Najpierw zatrzymuje go jakiś młodszy chłopak, pytając o drogę do sekretariatu, więc Louis uprzejmie mu ją wskazuje. Jest trochę aspołeczny, fakt, ale jest również dobrze wychowany, toteż nie odmawia koleżeńskiej pomocy i rzadko bywa chamski (chyba, że chodzi o Nialla lub Lottie — wtedy bywa różnie).
Następnym "oprawcą" okazuje się Lydia. Louis kojarzy tę drobną dziewczynę dosyć dobrze, ponieważ uczęszcza z nim na większość zajęć. Zaprasza go na potańcówkę w ten piątek. Tomlinson już otwiera usta, by wypowiedzieć zdecydowane "przykro mi, mam dużo nauki", ale wstrzymuje się, gdy zauważa wyraźne zdenerwowanie dziewczyny i lekko zaróżowione policzki. Musiała długo zbierać się, by do niego podejść i zadać to pytanie, bo Louis niemal czuje jej zawstydzenie i obawę. Bije się z myślami. Nie chce robić Lydii złudnych nadziei, ale nie chciałby też sprawić jej przykrości. Cóż, właściwie... To tylko jeden, niewinny wieczór, prawda?

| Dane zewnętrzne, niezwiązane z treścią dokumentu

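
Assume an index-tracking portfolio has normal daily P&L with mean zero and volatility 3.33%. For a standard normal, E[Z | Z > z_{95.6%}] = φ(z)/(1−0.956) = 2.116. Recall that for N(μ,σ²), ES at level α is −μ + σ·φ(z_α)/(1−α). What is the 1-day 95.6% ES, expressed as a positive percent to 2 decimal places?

ES = 3.33% × 2.116 = 7.046%.

7.05%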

— W zasadzie... dlaczego nie. O której?
Oczy blondynki migoczą, a uśmiech rozciąga się na jej twarzy, gdy słyszy odpowiedź szatyna. Nawet lewy kącik ust Louisa nieznacznie unosi się na ten widok. Może nie jest zbyt zainteresowany płcią przeciwną, ale potrafi dostrzec jej piękno i urok.
— Przyjedź około 20, dobrze? — szczebiocze Lydia, a gdy chłopak kiwa powoli głową, kładzie dłoń na jego ramieniu i wspina się na palce, by pocałować go w policzek. Zaraz potem ucieka z zaczerwienioną twarzą. Louis wzdycha ciężko.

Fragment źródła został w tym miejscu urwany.